The first time networking had an impact on my life I was eating prawn soup at the new flat of a good friend in Balham, London.  I’m allergic to prawns but neither of us knew that at the time and that is another story entirely.  Another of his friends, unknown to me, arrived to sample the soup he’d exported from his recent Thailand trip.  After a few beers I was telling a recent horror story from my time in audit and the person I hadn’t met before asked if I would be considering looking for a new job.  I wasn’t at the time and said so; I’d recently passed my ACA (Chartered Accountancy) and had moved into banking consultancy with a mid-tier firm.  The conversation moved on, but on departing he mentioned to me that he had just joined a financial recruitment agency and he gave me a business card.  I was surprised because everyone knows how persistently annoying and reprehensible recruitment consultants can be, where as this guy seemed genuine and good fun.  I dropped him a note the next day and said that I hadn’t really thought about moving jobs, but I’d be interested in hearing what looked like it could be a fit – looking for a job feels a lot less demanding and clinical when it is just hanging out with a mate for a beer.  We went for said beer, he pitched me a job at one of the largest alternative asset managers in the world and I started there eight weeks later.  It wasn’t an industry I had considered before and having heard my frustrations with my current job and my past financial experience he felt it would be perfect for me.  I can honestly say he was right. Thumbs up to recruitment agents like him.

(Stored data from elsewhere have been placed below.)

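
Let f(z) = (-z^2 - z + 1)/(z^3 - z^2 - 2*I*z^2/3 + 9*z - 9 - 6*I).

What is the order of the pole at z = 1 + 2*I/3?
Factor the denominator:
  z^3 - z^2 - 2*I*z^2/3 + 9*z - 9 - 6*I = (z - 1 - 2*I/3)*(z + 3*I)*(z - 3*I)

The numerator P(z) = -z^2 - z + 1 has P(1 + 2*I/3) = -5/9 - 2*I ≠ 0, so no factor of (z - 1 - 2*I/3) cancels.
Near z = 1 + 2*I/3 we can therefore write f(z) = g(z)/(z - 1 - 2*I/3) with g analytic at 1 + 2*I/3 and g(1 + 2*I/3) ≠ 0 (g is the numerator divided by the remaining denominator factors).

Hence z = 1 + 2*I/3 is a pole of order 1.

Final answer: 1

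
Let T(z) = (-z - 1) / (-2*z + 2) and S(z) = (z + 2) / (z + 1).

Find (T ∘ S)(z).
(2*z + 3)/2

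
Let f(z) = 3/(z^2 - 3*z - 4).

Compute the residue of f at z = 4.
3/5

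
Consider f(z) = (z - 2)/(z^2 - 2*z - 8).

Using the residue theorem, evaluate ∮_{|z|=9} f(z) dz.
2*I*pi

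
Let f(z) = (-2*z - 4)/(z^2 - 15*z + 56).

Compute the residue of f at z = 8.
Write f(z) = P(z)/Q(z) with P(z) = -2*z - 4 and Q(z) = z^2 - 15*z + 56.
The denominator factors as Q(z) = (z - 8)*(z - 7), so z = 8 is a simple zero of Q and P is analytic there; z = 8 is therefore a simple pole and
  Res(f, z₀) = P(z₀)/Q'(z₀).

Q'(z) = 2*z - 15, so Q'(8) = 1.
P(8) = -20.

Res(f, 8) = (-20)/(1) = -20

Final answer: -20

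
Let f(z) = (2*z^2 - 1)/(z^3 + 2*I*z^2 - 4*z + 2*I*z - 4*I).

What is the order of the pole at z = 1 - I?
Factor the denominator:
  z^3 + 2*I*z^2 - 4*z + 2*I*z - 4*I = (z - 1 + I)^2*(z + 2)

The numerator P(z) = 2*z^2 - 1 has P(1 - I) = -1 - 4*I ≠ 0, so no factor of (z - 1 + I) cancels.
Near z = 1 - I we can therefore write f(z) = g(z)/(z - 1 + I)^2 with g analytic at 1 - I and g(1 - I) ≠ 0 (g is the numerator divided by the remaining denominator factors).

Hence z = 1 - I is a pole of order 2.

Final answer: 2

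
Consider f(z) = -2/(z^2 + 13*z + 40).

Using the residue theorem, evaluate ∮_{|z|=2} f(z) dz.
0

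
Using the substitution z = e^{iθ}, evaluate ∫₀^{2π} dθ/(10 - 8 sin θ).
Call the integral J. The integrand is 2π-periodic and we integrate over a full period, so shifting θ does not change the value (θ → θ + π/2 turns sin θ into cos θ; θ → θ + π flips the sign of the trig term). Hence
  J = ∫₀^{2π} dθ/(10 + 8 cos θ).
Put z = e^{iθ}: then cos θ = (z + 1/z)/2, dθ = dz/(iz), and z runs once counterclockwise around |z| = 1:
  J = ∮_{|z|=1} 1/(10 + 8*(z + 1/z)/2) · dz/(iz) = (2/i) ∮_{|z|=1} dz/(8*z^2 + 20*z + 8).
The roots of 8*z^2 + 20*z + 8 are z = (-10 ± sqrt(10^2 - 8^2))/8, with sqrt(36) = 6; their product is 1, so only z₊ = -1/2 lies inside the unit circle (z₋ = -2 lies outside).
z₊ is a simple zero of q(z) = 8*z^2 + 20*z + 8, so Res(1/q, z₊) = 1/q'(z₊) with q'(z) = 16*z + 20; and q'(z₊) = 8*(z₊ - z₋) = 12.
Therefore J = (2/i) · 2πi · 1/(12) = 2*pi/(6) = pi/3

Final answer: pi/3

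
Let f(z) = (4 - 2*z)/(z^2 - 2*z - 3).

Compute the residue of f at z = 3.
-1/2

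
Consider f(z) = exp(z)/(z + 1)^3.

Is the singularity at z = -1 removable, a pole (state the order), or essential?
Write f(z) = g(z)/(z + 1)^3 with g(z) = exp(z).
g is entire and g(-1) = exp(-1) ≠ 0, so no factor of (z + 1) cancels: the Laurent expansion of f about z = -1 starts at the power -3, i.e. lim_{z→z₀} (z - z₀)^3 f(z) = exp(-1) is finite and nonzero.
So z = -1 is a pole of order 3.

Final answer: pole of order 3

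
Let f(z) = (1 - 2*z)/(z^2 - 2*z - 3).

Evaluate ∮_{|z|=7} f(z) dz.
By the residue theorem, ∮_C f(z) dz = 2πi · (sum of the residues of f at the poles inside |z| = 7).

The denominator factors as (z + 1)*(z - 3), so the singularities of f are simple poles at z = -1, z = 3.
  |-1|² = 1 < 49 = 7², so this pole is inside the contour.
  |3|² = 9 < 49 = 7², so this pole is inside the contour.

With P(z) = 1 - 2*z and Q(z) = z^2 - 2*z - 3, each pole is simple, so Res(f, z₀) = P(z₀)/Q'(z₀) with Q'(z) = 2*z - 2.
  Res(f, -1) = P(-1)/Q'(-1) = (3)/(-4) = -3/4
  Res(f, 3) = P(3)/Q'(3) = (-5)/(4) = -5/4

Sum of residues inside C: -2
∮_C f(z) dz = 2πi · (-2) = -4*I*pi

Final answer: -4*I*pi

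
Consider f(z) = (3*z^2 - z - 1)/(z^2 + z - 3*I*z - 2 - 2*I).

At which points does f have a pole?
The singularities of f are the zeros of the denominator. Factoring,
  z^2 + z - 3*I*z - 2 - 2*I = (z + 1 - I)*(z - 2*I)
so the candidates are z = -1 + I, z = 2*I.

Check the numerator P(z) = 3*z^2 - z - 1 at each one:
  P(-1 + I) = -7*I ≠ 0, so z = -1 + I is a (simple) pole.
  P(2*I) = -13 - 2*I ≠ 0, so z = 2*I is a (simple) pole.

Poles of f: {-1 + I, 2*I}

Final answer: {-1 + I, 2*I}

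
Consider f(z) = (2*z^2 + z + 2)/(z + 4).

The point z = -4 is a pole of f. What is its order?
Factor the denominator:
  z + 4 = (z + 4)

The numerator P(z) = 2*z^2 + z + 2 has P(-4) = 30 ≠ 0, so no factor of (z + 4) cancels.
Near z = -4 we can therefore write f(z) = g(z)/(z + 4) with g analytic at -4 and g(-4) ≠ 0 (g is just the numerator).

Hence z = -4 is a pole of order 1.

Final answer: 1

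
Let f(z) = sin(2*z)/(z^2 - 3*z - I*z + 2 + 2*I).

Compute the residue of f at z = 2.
(1/2 + I/2)*sin(4)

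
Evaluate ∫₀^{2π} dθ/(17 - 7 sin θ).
Call the integral J. The integrand is 2π-periodic and we integrate over a full period, so shifting θ does not change the value (θ → θ + π/2 turns sin θ into cos θ; θ → θ + π flips the sign of the trig term). Hence
  J = ∫₀^{2π} dθ/(17 + 7 cos θ).
Put z = e^{iθ}: then cos θ = (z + 1/z)/2, dθ = dz/(iz), and z runs once counterclockwise around |z| = 1:
  J = ∮_{|z|=1} 1/(17 + 7*(z + 1/z)/2) · dz/(iz) = (2/i) ∮_{|z|=1} dz/(7*z^2 + 34*z + 7).
The roots of 7*z^2 + 34*z + 7 are z = (-17 ± sqrt(17^2 - 7^2))/7, with sqrt(240) = 4*sqrt(15); their product is 1, so only z₊ = -17/7 + 4*sqrt(15)/7 lies inside the unit circle (z₋ = -17/7 - 4*sqrt(15)/7 lies outside).
z₊ is a simple zero of q(z) = 7*z^2 + 34*z + 7, so Res(1/q, z₊) = 1/q'(z₊) with q'(z) = 14*z + 34; and q'(z₊) = 7*(z₊ - z₋) = 8*sqrt(15).
Therefore J = (2/i) · 2πi · 1/(8*sqrt(15)) = 2*pi/(4*sqrt(15)) = sqrt(15)*pi/30

Final answer: sqrt(15)*pi/30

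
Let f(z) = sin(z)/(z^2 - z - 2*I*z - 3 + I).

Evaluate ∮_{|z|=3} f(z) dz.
By the residue theorem, ∮_C f(z) dz = 2πi · (sum of the residues of f at the poles inside |z| = 3).

The denominator factors as (z + 1 - I)*(z - 2 - I), so the singularities of f are simple poles at z = -1 + I, z = 2 + I.
  |-1 + I|² = 2 < 9 = 3², so this pole is inside the contour.
  |2 + I|² = 5 < 9 = 3², so this pole is inside the contour.

With P(z) = sin(z) and Q(z) = z^2 - z - 2*I*z - 3 + I, each pole is simple, so Res(f, z₀) = P(z₀)/Q'(z₀) with Q'(z) = 2*z - 1 - 2*I.
  Res(f, -1 + I) = P(-1 + I)/Q'(-1 + I) = (-sin(1 - I))/(-3) = sin(1 - I)/3
  Res(f, 2 + I) = P(2 + I)/Q'(2 + I) = (sin(2 + I))/(3) = sin(2 + I)/3

Sum of residues inside C: sin(1 - I)/3 + sin(2 + I)/3
∮_C f(z) dz = 2πi · (sin(1 - I)/3 + sin(2 + I)/3) = 2*I*pi*sin(1 - I)/3 + 2*I*pi*sin(2 + I)/3

Final answer: 2*I*pi*sin(1 - I)/3 + 2*I*pi*sin(2 + I)/3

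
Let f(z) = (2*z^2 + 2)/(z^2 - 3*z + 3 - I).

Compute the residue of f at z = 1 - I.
Write f(z) = P(z)/Q(z) with P(z) = 2*z^2 + 2 and Q(z) = z^2 - 3*z + 3 - I.
The denominator factors as Q(z) = (z - 2 - I)*(z - 1 + I), so z = 1 - I is a simple zero of Q and P is analytic there; z = 1 - I is therefore a simple pole and
  Res(f, z₀) = P(z₀)/Q'(z₀).

Q'(z) = 2*z - 3, so Q'(1 - I) = -1 - 2*I.
P(1 - I) = 2 - 4*I.

Res(f, 1 - I) = (2 - 4*I)/(-1 - 2*I) = 6/5 + 8*I/5

Final answer: 6/5 + 8*I/5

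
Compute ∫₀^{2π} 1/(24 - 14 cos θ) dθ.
sqrt(95)*pi/95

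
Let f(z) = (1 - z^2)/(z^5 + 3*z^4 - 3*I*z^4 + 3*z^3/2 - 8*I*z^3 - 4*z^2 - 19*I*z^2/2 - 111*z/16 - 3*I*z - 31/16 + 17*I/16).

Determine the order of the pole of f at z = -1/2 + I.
4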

I’m no longer at the at that Company, but I stayed five years and only left for a significant pay rise and promotion.  I have stayed in asset management and having realised the importance of networking, I have worked on growing my network effectively, I have used it to take the next step on the ladder.  I had made contact with the CFO of a large UK based private equity firm at a networking event; we talked football, financial regulation, Brexit and my recent travels to Borneo.  We agreed to meet for a beer in a few weeks as we had an interest in sharing some best practise from our respective businesses about how to handle to foreign exchange risk. Perhaps it was his interest in foreign exchange risk, but I bet he was more interested in my trip to Borneo. 11 weeks later – I started as their head of foreign exchange and leverage strategies; a role that did not previously exist and one that I was not looking for.

These are my two strongest examples of the importance of a good network and I continue to find times when my network comes in helpful; sometimes when I reach out to it, and other times when it brings opportunities to me.

Networking has become a buzz word, a word people associate with reaching their career goals.  A lot of people network, few people network effectively.

My advice:

  • Turn up – It’s 50% of what it takes and 90% ahead of most people.
  • Keep an open mind – focus on connecting with anyone you are networking with regardless of who they are, and actively follow up.
  • Avoid specific agendas – Do not approach networking with an agenda, otherwise you may shut the door on a relationship that could provide your next opportunity.
  • Be authentic – Put yourself out there, out of your comfort zone as a growth opportunity, but remain true to yourself. A delicate balance.